Some weeks are an embarrassment of riches for comedians; based on the opening monologue for this week’s Real Time With Bill Maher, this was such a week. Maher touched on everything from the ship stuck in the Suez Canal (“It’s like the 405, times a million”) to spring breakers disregarding COVID protocols (“If I’d been locked up with my parents for a year, I’d want to snort Xanax and twerk on a squad car, too”). It was a promising start to an episode with a wide-ranging array of guests.
Maher also briefly addressed the Biden administration’s recently-announced infrastructure plan — which, given Maher’s frustration in previous episodes with the nation’s relative lack of ambition when it comes to infrastructure, he seemed generally optimistic about. That said, as he spoke, keen-eyed viewers could see something in the set behind him: Maher’s running tally of the days he’s been waiting to get a solar system for his home approved.
The episode’s first guest? Christopher Krebs, former director of the Cybersecurity & Infrastructure Security Agency. (Krebs, you may remember, was the official who declared the 2020 election “the most secure in American history” — and was subsequently fired by then-President Trump.) Krebs revisited the last year, and stressed the importance of “putting country over party” — which drew sustained applause from the studio audience.
Maher brought up a new topic: the “largest cyberattack ever,” which he understood to have taken place in the last year. Krebs’s response was ominous: “Which one?” Maher clarified that he meant the Sunburst hack, and the discussion continued. Krebs argued that the latest hacks showed a bit more “restraint” compared with a number of hacks in 2017, and stated that hacks from rival countries are “the new normal.”
Krebs raised a point of concern about the nation’s dependence on the internet, with nearly all aspects of life now having some online presence. Maher then asked him about cryptocurrency, and specifically Bitcoin. Krebs’s response? That the existence of cryptocurrency had given hackers a convenient, easy way to receive anonymous payments — which was causing an increase in ransomware, among other things. “That is the cyber-threat that the average American is most concerned about, because they feel it at home,” Krebs said.
The episode’s panel doubled down on the media, with The Atlantic’s Caitlin Flanagan and The New York Times’ Bret Stephens. But first, the solar countdown came up, and Maher had some news: after 1,131 days, Maher’s home solar system is now online. Was there confetti? There was.
The panel covered a host of issues early on, including the recent mass shooting in Boulder, the current state of Fox News and Joe Biden’s first press conference since taking office as president.
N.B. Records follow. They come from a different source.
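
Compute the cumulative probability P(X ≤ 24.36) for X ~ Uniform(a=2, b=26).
0.931667

We have X ~ Uniform(a=2, b=26).

The CDF gives us P(X ≤ k).

Using the CDF:
P(X ≤ 24.36) = 0.931667

This means there's approximately a 93.2% chance that X is at most 24.36.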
When it came to questions of gun control, it was Stephens who made the most dramatic statements, including calling for the repeal of the Second Amendment.
In the second half of the panel, discussion turned to Flanagan’s recent article in The Atlantic about private schools. Flanagan stated her belief that the most prominent private schools in the country had become “a malign force” in the nation’s life. Maher mentioned his own public school education; Stephens, who’d attended a private high school, made a lukewarm defense of the institution.
From there, the discussion fluctuated, including a discussion of broader trends in education, Stephens and Flanagan getting in digs at Marxism and a broader discussion of questions of privilege. Maher argued that “advantage” might be a more apt word choice, and noted that race plays a significant role in American life — though it wasn’t the only factor in giving people advantages. This was another instance where a potentially interesting subject didn’t necessarily get its full due — an all-white panel conversing about the role race plays in privilege in American society is going to have a hard time covering the full spectrum of that issue.
“Someone needs to tell me why all the signs of the Zodiac look like IUDs.” So said Maher early on in New Rules, which also found him riffing on pigeons, parties on top of cars and the Easter Bunny. The bulk of the segment explored the question of whether the 2020s would echo the “Roaring Twenties” of a century earlier. Maher expressed caution, pointing out that the 1920s then segued into the Great Depression and a global rise in fascism.
“If we’re going to have a new Roaring Twenties, let’s do it this time without the two things that made the last ones suck — Prohibition and the Depression at the end of it,” Maher said. He brought up a potential end to the drug war and cited the current gulf between the economy and the stock market. And his argument that an end to the drug war would also ameliorate a number of issues facing the nation was a deeply convincing one. This episode of Real Time did cover a lot of ground — but in doing so, it made for one of the best episodes of the season so far.